BG: Sim. O Inácio da novela Celebridade, do Gilberto Braga. Porque era um personagem que passava por conflitos extremamente complexos. Ele perdia o irmão em um acidente e era rejeitado pela mãe, que tinha o filho falecido como favorito. Então, a culpa da morte do irmão o consumia. Passar essa aflição para o público foi um desafio para mim. Além de ter sido o meu primeiro grande trabalho de composição, acredito que também foi um divisor de águas na minha carreira na televisão. Porque foi através do Inácio que pude mostrar para autores e diretores que eles poderiam confiar em mim papéis que exigem uma atuação mais elaborada.
OF: Esse tipo de personagem de composição se tornou cada vez mais constante em sua trajetória. Como você encara isso?
|BG: Eu sou um grande questionador da vida.
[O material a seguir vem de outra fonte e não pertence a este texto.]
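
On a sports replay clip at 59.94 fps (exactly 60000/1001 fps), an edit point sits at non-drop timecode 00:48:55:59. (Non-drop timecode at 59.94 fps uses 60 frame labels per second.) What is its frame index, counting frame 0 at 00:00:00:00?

Total seconds to the label: (0 × 3600 + 48 × 60 + 55) = 2935.
Frame index = 2935 × 60 + 59 = 176159.

176159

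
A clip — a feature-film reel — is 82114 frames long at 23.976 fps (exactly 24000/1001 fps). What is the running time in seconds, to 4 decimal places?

3424.8381 seconds

Running time = 82114 × 1001/24000 = 41098057/12000 s ≈ 3424.8381 s.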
Gosto de questionar e colocar perguntas em pauta. E acredito que essa seja uma das funções do ator. Trazer à tona assuntos que a sociedade precisa discutir porque desconhece ou por ser um tabu. E me deixa muito satisfeito ver que muitos personagens que interpretei tiveram esse viés social.
OF: Como assim?
BG: Na época em que encarnei o Tarso de Caminho das Índias, por exemplo, a esquizofrenia era pouco comentada. O tratamento que as pessoas que sofrem desse distrbio recebiam era desconhecido pela maioria dos brasileiros. E foi através do personagem que esse assunto começou a ser debatido no país. Com o Júnior de América, aconteceu a mesma coisa. Sempre deixei claro que não estava levantando bandeira nenhuma ao interpretar um homossexual. Mas, só de mostrar essa realidade na tevê, já ajudou a sociedade a discutir sobre o tema. Além dessa função social, que é muito importante, ser ator também me realiza pessoalmente porque tenho a oportunidade de ter várias experiências diferentes na pele dos meus personagens. Algumas que eu nunca teria se não os interpretasse. E essa é uma das grandes belezas da arte da interpretação.
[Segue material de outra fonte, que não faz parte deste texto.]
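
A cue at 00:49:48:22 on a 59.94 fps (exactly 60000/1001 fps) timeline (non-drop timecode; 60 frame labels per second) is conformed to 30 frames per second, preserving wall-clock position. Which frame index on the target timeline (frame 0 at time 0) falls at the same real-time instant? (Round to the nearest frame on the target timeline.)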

OF: Desses personagens com cunho social, qual você destacaria a repercussão entre o público?
BG: O Júnior de América ganhou muito espaço na novela e gerou uma expectativa enorme entre o público. Eu me lembro que as pessoas colocaram telões pelo Brasil para assistir ao último capítulo da novela na espera de um beijo gay entre o personagem e seu parceiro. Também fui abordado por pessoas que me agradeciam por ajudá-las a se sentir mais seguras para assumir sua homossexualidade. E isso não tem preço.
Trajetória Televisiva
# Chiquititas (SBT, 2000) – Rodrigo.
# As Filhas da Mãe (Globo, 2001) – José Carlos Rocha.
# Desejos de Mulher (Globo, 2002) – Saulo de Gog.
# A Casa das Sete Mulheres (Globo, 2003) – Caetano.
# Celebridade (Globo, 2003) – Inácio Vasconcelos Amorim.
# América (Globo, 2005) – Roberto Sinval Fontes Jnior.
# Sinhá Moça (Globo, 2006) – Ricardo Garcia Fontes.
# Dom (Globo, 2006) – Théo.
# Paraíso Tropical (Globo, 2007) – Ivan Correia Novaes.
# Ciranda de Pedra (Globo, 2008) – Eduardo Ribeiro.
# Caminho das Índias (Globo, 2009) – Tarso Cadore.
# Passione (Globo, 2010) – Berillo Rondelli.
# Cordel Encantado (Globo, 2011) – Timóteo Cabral.
# As Brasileiras (Globo, 2012) – Zé Sereno.
# Joia Rara (Globo, 2013) – Franz Hauser.